The 189-member lender’s latest assessment seems to match the development trends in China, which has pledged to further open up, and ramp up support to economic globalization.
Chinese President Xi Jinping, in a video speech at the China International Import Expo (CIIE) in Shanghai on Wednesday, called on all countries to safeguard the multilateral trading system, improve the rules of global economic governance, and build an open world economy.
“Our aim is to turn the Chinese market into a market for the world, a market shared by all, and a market accessible to all,” Xi said. “This way, we will be able to bring more positive energy to the global community.”

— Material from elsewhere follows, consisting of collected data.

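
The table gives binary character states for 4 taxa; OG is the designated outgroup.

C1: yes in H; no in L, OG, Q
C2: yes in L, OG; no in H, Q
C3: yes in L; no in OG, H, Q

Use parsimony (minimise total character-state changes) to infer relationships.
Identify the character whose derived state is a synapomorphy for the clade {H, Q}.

Character polarity is set by the outgroup: the derived state is whichever differs from the outgroup's state, so for C2 the derived state is 'no', and for the remaining characters it is 'yes'.
C1: derived state 'yes' in H only — an autapomorphy, so it tells us nothing about relationships among taxa.
C2 (derived state 'no') is shared by H and Q — a synapomorphy uniting that clade.
C3: derived state 'yes' in L only — an autapomorphy, so it tells us nothing about relationships among taxa.
Most parsimonious ingroup topology: (L,(Q,H)).
The clade {H, Q} is supported by C2: its derived state 'no' occurs in exactly those taxa and in no other taxon (including the outgroup).

C2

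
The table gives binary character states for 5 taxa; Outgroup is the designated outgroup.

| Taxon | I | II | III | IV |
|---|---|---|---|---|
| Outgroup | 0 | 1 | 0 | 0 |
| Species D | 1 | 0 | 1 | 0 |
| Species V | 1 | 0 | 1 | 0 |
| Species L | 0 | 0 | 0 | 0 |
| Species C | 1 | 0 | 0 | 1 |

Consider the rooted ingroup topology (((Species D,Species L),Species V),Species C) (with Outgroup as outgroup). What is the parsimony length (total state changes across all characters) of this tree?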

Nicholas R. Lardy, a senior fellow at the Washington-based Peterson Institute for International Economics and an expert on the Chinese economy, said China has substantially liberalized access by foreign firms to its immense domestic financial market and is now an increasingly important destination for foreign portfolio investment.
“Chinese regulators have allowed multiple securities, asset management, insurance, and other financial firms from the United States, Europe, and Japan to convert existing minority positions in joint ventures with Chinese partners to majority foreign-owned firms and have licensed a number of new wholly foreign-owned financial firms,” Lardy noted in an analysis.
China’s growth momentum is important “for countries that are connected to the Chinese economy through global value chains”, where demand from China is an engine for growth, IMF Managing Director Kristalina Georgieva said in mid-October.
Imports by the world’s second-largest economy rose by 4.3 percent year-on-year in the third quarter of 2020, according to the customs statistics.